1977 yılında liman içinde süngerciler tarafından 32 m derinlikte 16 m uzunluğunda batık bir gemi bulunmuş. Profesyonel bir ekibin gelmesine kadar geçen sürede gemi içindeki amforalar epeyce yağmalanmış. Nihayetinde Prof.
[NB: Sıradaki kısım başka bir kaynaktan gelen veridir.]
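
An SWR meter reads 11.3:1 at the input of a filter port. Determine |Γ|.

|Γ| ≈ 0.837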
George F. Bass başkanlığındaki Türk ve Amerikalılardan oluşan bir ekip tarafından 1977-79 yılları arasında yapılan sualtı araştırmalarında, geminin 11. yy'a (daha kesin bir saptamayla 1025 yılına) ait olduğu ve içinde tam 3 ton kırık ve sağlam cam eşya bulunduğu tespit edilmiş. İçinde bulunan eşyalardan geminin müslümanlara ait olduğu ve güney Suriye'deki bir limandan hareket ettiği kanısına varımış. Bulunan parçalar bilinen en önemli İslâm cam koleksiyonu olma özelliğine sahip ve halen Bodrum Sualtı Müzesi’nde sergileniyor.
Bozukkale (Loryma)
Bozukkale, Bozburun Yarımadası'nın en güney hattında, denizin 1,5 km kara içine sokulmasıyla oluşmuş bir koy. Marmaris'in en sapa yeri. Karadan ulaşımı yok, tek yol Taşlıca'dan dağ bayır yürümek. Geriye deniz yoluyla gelmek kalıyor. Zaten doğal olarak rüzgara karşı korunaklı olan bu koy, birçok yat ve tekne tarafından uğrak yeri olarak kullanılıyor. Koy içinde 3 ahşap iskele ve 'Sailor's House' ve ‘Loryma' isimlerinde iki restoran bulunuyor. Restoranlar elektrik ihtiyacını jeneratörle karşılıyor.